1.1.2. In rechtlicher Hinsicht führt die belangte Behörde aus, dass aufgrund der Einkommensverhältnisse der Familie feststehe, dass der Aufenthalt hier im Bundesgebiet zu einer finanziellen Belastung einer öffentlichen Gebietskörperschaft führen werde.

 

Die Sozialhilferichtsätze (Sozialhilfeverordnung des Landes OÖ.) erforderten für ein Ehepaar ein monatlich verfügbares Einkommen von 1.189,56 Euro, für ein minderjähriges Kind 122,41 Euro – insgesamt also 1.311,97 Euro.

 

Das monatliche Einkommen des Ehegatten der Erst-Bw betrage 1.367,41 Euro. Die Mietkosten beliefen sich auf 673,43 Euro. Der Wert für die "freie Station" betrage 253,51 Euro. Nach Abzug der Mietkosten und Addition des Werts der freien Station resultiere ein monatlich verfügbares Einkommen von 947,49 Euro.
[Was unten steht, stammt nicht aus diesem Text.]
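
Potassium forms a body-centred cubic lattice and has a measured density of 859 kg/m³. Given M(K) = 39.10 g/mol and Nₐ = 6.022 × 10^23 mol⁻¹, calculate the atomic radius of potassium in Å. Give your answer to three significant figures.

2.31 Å

For a BCC cell (Z = 2), a³ = Z·M/(N_A·ρ) = 2 × 39.10 / (6.022 × 10²³ × 0.8590) = 1.512 × 10^-22 cm³, so a = 5.327 × 10^-8 cm = 5.327 Å.
Atoms touch along the body diagonal, so √3·a = 4r, so r = 0.4330 × a = 2.31 Å.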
Die erforderlichen Existenzmittel seien somit nicht gesichert.

 

Nach einer Interessensabwägung im Sinne des § 66 FPG (in der bis zum 1. Juli 2011 geltenden Fassung) kommt die Behörde zu dem eindeutigen Schluss, dass die öffentlichen Interessen die familiären bzw. privaten Interessen der Bw überwögen.

 

1.2. Gegen diesen Bescheid erhoben die Bw rechtzeitig Berufung mit Schriftsatz vom 7. April 2011.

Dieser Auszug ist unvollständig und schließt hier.